Говоря символически: если в "Человеческом, слишком человеческом" речь шла о своего рода психоаналитическом разоблачении юношеского идеализма с предоставлением роли главного консультанта Вольтеру, то здесь уже ревизии подвергается сам Вольтер. Иначе: Вольтер, взятый в союзники против испорченной вагнерианством "грандиозной греческой проблемы", и Вольтер в роли сделавшего свое дело мавра; характерен анонимный подарок, полученный Нищие из Парижа, уже по выходе в свет "Человеческого, слишком человеческого": бюст Вольтера с открыткой: "L'ame de Voltaire fait ses compliments a Frederic Nietzsche" (Душа Вольтера шлет свои приветствия Фридриху Ницше) — что комплимент этот выглядел достаточно шатким, выяснилось в самом скором времени: речь шла о задачах "которые и не мерещились Вольтеру" (П.Гасту от 26 августа 1883 г. — Вr. 6,436).
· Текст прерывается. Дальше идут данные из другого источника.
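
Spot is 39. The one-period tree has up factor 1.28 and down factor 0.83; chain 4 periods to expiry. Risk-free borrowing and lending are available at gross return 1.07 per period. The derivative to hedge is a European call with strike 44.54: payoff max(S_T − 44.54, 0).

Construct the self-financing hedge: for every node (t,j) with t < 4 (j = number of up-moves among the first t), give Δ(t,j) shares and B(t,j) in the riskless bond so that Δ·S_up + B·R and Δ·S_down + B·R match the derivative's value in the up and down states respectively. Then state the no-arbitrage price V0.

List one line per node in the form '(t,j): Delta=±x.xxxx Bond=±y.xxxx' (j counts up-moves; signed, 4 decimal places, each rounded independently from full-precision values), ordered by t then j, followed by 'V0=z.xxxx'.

(0,0): Delta=0.6921 Bond=-18.2360
(1,0): Delta=0.3982 Bond=-9.9977
(1,1): Delta=0.8589 Bond=-27.8379
(2,0): Delta=0.0000 Bond=0.0000
(2,1): Delta=0.6241 Bond=-20.0580
(2,2): Delta=0.9921 Bond=-38.2990
(3,0): Delta=0.0000 Bond=0.0000
(3,1): Delta=0.0000 Bond=0.0000
(3,2): Delta=0.9782 Bond=-40.2413
(3,3): Delta=1.0000 Bond=-41.6262
V0=8.7561

The replicating-portfolio and risk-neutral prices coincide; use p* = (1.07−0.83)/(1.28−0.83) = 0.5333 for the latter.
Terminal values V(4,·): V(4,0)=0.0000, V(4,1)=0.0000, V(4,2)=0.0000, V(4,3)=23.3448, V(4,4)=60.1498
Node (3,0) S=22.2997: V=(p*·0.0000+(1−p*)·0.0000)/1.07=0.0000; Δ=(0.0000−0.0000)/(28.5436−18.5087)=0.0000; B=V−Δ·S=0.0000
Node (3,1) S=34.3899: V=(p*·0.0000+(1−p*)·0.0000)/1.07=0.0000; Δ=(0.0000−0.0000)/(44.0191−28.5436)=0.0000; B=V−Δ·S=0.0000
Node (3,2) S=53.0350: V=(p*·23.3448+(1−p*)·0.0000)/1.07=11.6360; Δ=(23.3448−0.0000)/(67.8848−44.0191)=0.9782; B=V−Δ·S=-40.2413
Node (3,3) S=81.7889: V=(p*·60.1498+(1−p*)·23.3448)/1.07=40.1628; Δ=(60.1498−23.3448)/(104.6898−67.8848)=1.0000; B=V−Δ·S=-41.6262
Node (2,0) S=26.8671: V=(p*·0.0000+(1−p*)·0.0000)/1.07=0.0000; Δ=(0.0000−0.0000)/(34.3899−22.2997)=0.0000; B=V−Δ·S=0.0000
Node (2,1) S=41.4336: V=(p*·11.6360+(1−p*)·0.0000)/1.07=5.7999; Δ=(11.6360−0.0000)/(53.0350−34.3899)=0.6241; B=V−Δ·S=-20.0580
Node (2,2) S=63.8976: V=(p*·40.1628+(1−p*)·11.6360)/1.07=25.0937; Δ=(40.1628−11.6360)/(81.7889−53.0350)=0.9921; B=V−Δ·S=-38.2990
Node (1,0) S=32.3700: V=(p*·5.7999+(1−p*)·0.0000)/1.07=2.8909; Δ=(5.7999−0.0000)/(41.4336−26.8671)=0.3982; B=V−Δ·S=-9.9977
Node (1,1) S=49.9200: V=(p*·25.0937+(1−p*)·5.7999)/1.07=15.0373; Δ=(25.0937−5.7999)/(63.8976−41.4336)=0.8589; B=V−Δ·S=-27.8379
Node (0,0) S=39.0000: V=(p*·15.0373+(1−p*)·2.8909)/1.07=8.7561; Δ=(15.0373−2.8909)/(49.9200−32.3700)=0.6921; B=V−Δ·S=-18.2360
Self-financing check: at every node Δ·S+B equals the discounted successor values.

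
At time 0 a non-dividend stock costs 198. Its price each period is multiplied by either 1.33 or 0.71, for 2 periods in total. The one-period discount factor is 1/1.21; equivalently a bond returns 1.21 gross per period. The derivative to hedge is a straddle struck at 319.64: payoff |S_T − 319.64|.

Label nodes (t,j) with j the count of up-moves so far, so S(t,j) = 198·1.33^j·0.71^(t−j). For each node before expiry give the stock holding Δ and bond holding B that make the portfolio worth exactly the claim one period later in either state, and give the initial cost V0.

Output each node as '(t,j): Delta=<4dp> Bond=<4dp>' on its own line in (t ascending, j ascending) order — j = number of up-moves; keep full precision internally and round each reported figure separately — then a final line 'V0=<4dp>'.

The replicating-portfolio and risk-neutral prices coincide; use p* = (1.21−0.71)/(1.33−0.71) = 0.8065 for the latter.
Terminal values V(2,·): V(2,0)=219.8282, V(2,1)=132.6686, V(2,2)=30.6022
Node (1,0) S=140.5800: V=(p*·132.6686+(1−p*)·219.8282)/1.21=123.5853; Δ=(132.6686−219.8282)/(186.9714−99.8118)=-1.0000; B=V−Δ·S=264.1653
Node (1,1) S=263.3400: V=(p*·30.6022+(1−p*)·132.6686)/1.21=41.6173; Δ=(30.6022−132.6686)/(350.2422−186.9714)=-0.6251; B=V−Δ·S=206.2406
Node (0,0) S=198.0000: V=(p*·41.6173+(1−p*)·123.5853)/1.21=47.5059; Δ=(41.6173−123.5853)/(263.3400−140.5800)=-0.6677; B=V−Δ·S=179.7122
Root portfolio cost Δ·198+B reproduces V0=47.5059.

(0,0): Delta=-0.6677 Bond=179.7122
(1,0): Delta=-1.0000 Bond=264.1653
(1,1): Delta=-0.6251 Bond=206.2406
V0=47.5059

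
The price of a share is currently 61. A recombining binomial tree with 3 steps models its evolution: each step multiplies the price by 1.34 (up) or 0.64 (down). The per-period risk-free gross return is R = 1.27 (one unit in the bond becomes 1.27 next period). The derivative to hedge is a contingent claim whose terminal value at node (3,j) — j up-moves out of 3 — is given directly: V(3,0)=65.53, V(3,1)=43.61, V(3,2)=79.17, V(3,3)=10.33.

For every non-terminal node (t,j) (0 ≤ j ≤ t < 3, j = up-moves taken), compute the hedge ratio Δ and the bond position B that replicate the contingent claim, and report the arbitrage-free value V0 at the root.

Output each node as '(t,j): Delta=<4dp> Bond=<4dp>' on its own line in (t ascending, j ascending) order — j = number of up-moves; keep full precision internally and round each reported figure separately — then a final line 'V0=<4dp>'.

(0,0): Delta=-0.7199 Bond=57.5879
(1,0): Delta=0.8590 Bond=11.4981
(1,1): Delta=-0.8037 Bond=79.9853
(2,0): Delta=-1.2533 Bond=67.3789
(2,1): Delta=0.9711 Bond=8.7386
(2,2): Delta=-0.8978 Bond=111.8972
V0=13.6751

Since d<R<u, set p* = (R−d)/(u−d) = 0.9000; price each node as the discounted p*-expectation of its children.
Terminal payoffs: V(3,0)=65.5300, V(3,1)=43.6100, V(3,2)=79.1700, V(3,3)=10.3300
Node (2,0) S=24.9856: V=(p*·43.6100+(1−p*)·65.5300)/1.27=36.0646; Δ=(43.6100−65.5300)/(33.4807−15.9908)=-1.2533; B=V−Δ·S=67.3789
Node (2,1) S=52.3136: V=(p*·79.1700+(1−p*)·43.6100)/1.27=59.5386; Δ=(79.1700−43.6100)/(70.1002−33.4807)=0.9711; B=V−Δ·S=8.7386
Node (2,2) S=109.5316: V=(p*·10.3300+(1−p*)·79.1700)/1.27=13.5543; Δ=(10.3300−79.1700)/(146.7723−70.1002)=-0.8978; B=V−Δ·S=111.8972
Node (1,0) S=39.0400: V=(p*·59.5386+(1−p*)·36.0646)/1.27=45.0324; Δ=(59.5386−36.0646)/(52.3136−24.9856)=0.8590; B=V−Δ·S=11.4981
Node (1,1) S=81.7400: V=(p*·13.5543+(1−p*)·59.5386)/1.27=14.2935; Δ=(13.5543−59.5386)/(109.5316−52.3136)=-0.8037; B=V−Δ·S=79.9853
Node (0,0) S=61.0000: V=(p*·14.2935+(1−p*)·45.0324)/1.27=13.6751; Δ=(14.2935−45.0324)/(81.7400−39.0400)=-0.7199; B=V−Δ·S=57.5879
Each (Δ,B) replicates both successor values, so the strategy is self-financing and V0 is arbitrage-free.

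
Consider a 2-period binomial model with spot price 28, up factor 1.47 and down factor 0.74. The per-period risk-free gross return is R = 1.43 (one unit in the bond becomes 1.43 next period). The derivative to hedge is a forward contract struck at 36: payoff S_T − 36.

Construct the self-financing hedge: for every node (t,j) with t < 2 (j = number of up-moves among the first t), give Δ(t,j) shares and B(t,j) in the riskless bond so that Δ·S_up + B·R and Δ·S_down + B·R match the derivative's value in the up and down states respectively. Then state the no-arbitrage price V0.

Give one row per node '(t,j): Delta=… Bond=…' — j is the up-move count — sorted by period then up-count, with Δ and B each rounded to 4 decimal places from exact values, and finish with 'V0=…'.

Under the risk-neutral measure, an up-move has probability p* = (R−d)/(u−d) = 0.9452 and values discount at R = 1.43.
At expiry t=2: V(2,0)=-20.6672, V(2,1)=-5.5416, V(2,2)=24.5052
(1,0): S=20.7200. Δ = (V_up−V_dn)/(S_up−S_dn) = (-5.5416−-20.6672)/(30.4584−15.3328) = 1.0000. V = [p*·-5.5416 + (1−p*)·-20.6672]/1.43 = -4.4548. B = V − Δ·S = -25.1748.
(1,1): S=41.1600. Δ = (V_up−V_dn)/(S_up−S_dn) = (24.5052−-5.5416)/(60.5052−30.4584) = 1.0000. V = [p*·24.5052 + (1−p*)·-5.5416]/1.43 = 15.9852. B = V − Δ·S = -25.1748.
(0,0): S=28.0000. Δ = (V_up−V_dn)/(S_up−S_dn) = (15.9852−-4.4548)/(41.1600−20.7200) = 1.0000. V = [p*·15.9852 + (1−p*)·-4.4548]/1.43 = 10.3952. B = V − Δ·S = -17.6048.
Self-financing check: at every node Δ·S+B equals the discounted successor values.

(0,0): Delta=1.0000 Bond=-17.6048
(1,0): Delta=1.0000 Bond=-25.1748
(1,1): Delta=1.0000 Bond=-25.1748
V0=10.3952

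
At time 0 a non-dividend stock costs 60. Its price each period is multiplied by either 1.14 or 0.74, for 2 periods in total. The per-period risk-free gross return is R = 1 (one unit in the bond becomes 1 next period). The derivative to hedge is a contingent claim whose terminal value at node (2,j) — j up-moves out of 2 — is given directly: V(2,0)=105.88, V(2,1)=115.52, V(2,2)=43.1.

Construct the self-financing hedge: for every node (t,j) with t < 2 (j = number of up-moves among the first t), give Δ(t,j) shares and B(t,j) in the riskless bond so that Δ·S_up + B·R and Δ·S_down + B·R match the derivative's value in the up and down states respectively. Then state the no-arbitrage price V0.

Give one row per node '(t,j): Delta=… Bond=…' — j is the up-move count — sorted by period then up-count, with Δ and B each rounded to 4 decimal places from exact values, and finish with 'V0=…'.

(0,0): Delta=-1.8208 Bond=192.9891
(1,0): Delta=0.5428 Bond=88.0460
(1,1): Delta=-2.6469 Bond=249.4970
V0=83.7416

Risk-neutral probability p* = (R−d)/(u−d) = (1−0.74)/(1.14−0.74) = 0.6500.
Terminal values V(2,·): V(2,0)=105.8800, V(2,1)=115.5200, V(2,2)=43.1000
(1,0): S=44.4000. Δ = (V_up−V_dn)/(S_up−S_dn) = (115.5200−105.8800)/(50.6160−32.8560) = 0.5428. V = [p*·115.5200 + (1−p*)·105.8800]/1 = 112.1460. B = V − Δ·S = 88.0460.
(1,1): S=68.4000. Δ = (V_up−V_dn)/(S_up−S_dn) = (43.1000−115.5200)/(77.9760−50.6160) = -2.6469. V = [p*·43.1000 + (1−p*)·115.5200]/1 = 68.4470. B = V − Δ·S = 249.4970.
(0,0): S=60.0000. Δ = (V_up−V_dn)/(S_up−S_dn) = (68.4470−112.1460)/(68.4000−44.4000) = -1.8208. V = [p*·68.4470 + (1−p*)·112.1460]/1 = 83.7416. B = V − Δ·S = 192.9891.
Check: Δ(0,0)·S0 + B(0,0) = 83.7416 = V0.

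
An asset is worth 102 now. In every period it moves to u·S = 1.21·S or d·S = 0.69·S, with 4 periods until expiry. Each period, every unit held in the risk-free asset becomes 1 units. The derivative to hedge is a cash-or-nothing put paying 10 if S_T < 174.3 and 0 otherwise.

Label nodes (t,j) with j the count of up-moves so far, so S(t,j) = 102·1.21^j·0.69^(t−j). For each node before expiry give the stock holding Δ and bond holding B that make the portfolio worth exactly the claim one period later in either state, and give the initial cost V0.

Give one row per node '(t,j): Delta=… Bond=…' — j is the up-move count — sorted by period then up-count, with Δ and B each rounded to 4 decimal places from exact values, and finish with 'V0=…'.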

Эта алхимия внутренних превращений приходится как раз на период создания "Веселой науки".

Ницше называл ее комментарием к "Заратустре", написанным до текста; таков, можно сказать, ее "реалистический" аспект (ante rem), но позволительно учесть и "номиналистический" (post rem), где она оказывается своего рода комментарием к уже написанному тексту, собственно к "Человеческому, слишком человеческому", символически — все к тому же вольтерианскому оскалу, сюрреалистически прорезавшемуся сквозь "лица не общее выражение'' недавнего Зигфрида и вагнеровского «верного Личарды». Крайне любопытный Янус комментаторского искусства: Вольтер в тональности "Человеческого, слишком человеческого" — некий наемник свободомыслия, гид, вводящий неискушенного отпрыска лучших традиций люциферически окрашенной духовности в едкую семантику мировоззренчески осмысленной поговорки: "Il n'y a pas de heros pour le valet de chambre" (Нет героя для лакея), — можно было бы охарактеризовать эту семантику злобной карикатурой на Сент-Бева из дневников Гонкуров (кстати, не без удовольствия воспроизводимой самим Ницше. — KSA 13,12): "Сент-Бев увидел однажды первого Императора. Это случилось в Булони: последний был занят тем, что справлял малую нужду. Не в этой ли чуточку позе он привык с тех пор видеть и оценивать всех великих людей?"

Модуляция в тональность "Веселой науки" прокидывала уже мост от подобной подглядывающей оптики "человеческого, слитком человеческого" к провидческой оптике "сверхчеловеческого", в идеале — "слишком сверхчеловеческого"; сама раздвоенность книги безошибочно фиксирует перевал, существенный для всего ницшевского мировоззрения: от "человеческого, слишком человеческого" к "сверхчеловеческому, слишком сверхчеловеческому" — в сущности, от вольтериански-сент-бевской парадигмы первого "слишком" к крестным мукам второго. Вольтер в тональности "Веселой науки" — вполне "скелет", фигурирующий уже не в посвящении, а дрожащий в тюреновском эпиграфе к пятой книге: жалкое подобие вчерашнего вольнодумства, полагавшего, что можно стяжать себе свободную мысль одной только веселостью подглядывания в «слитком человеческое», — дезертир Голгофы и уже не более чем "великолепная, остроумная canaille" (П.Гасту от 24 ноября 1887 г. — Вr. 8, 204), от которой, если что и осталось впрок, так это ряд навыков необыкновенного (почти хлестаковского) легкомыслия, терапевтически необходимого для хоть какой-то нейтрализации смертельного глубокомыслия и врожденной невеселости автора "Веселой науки".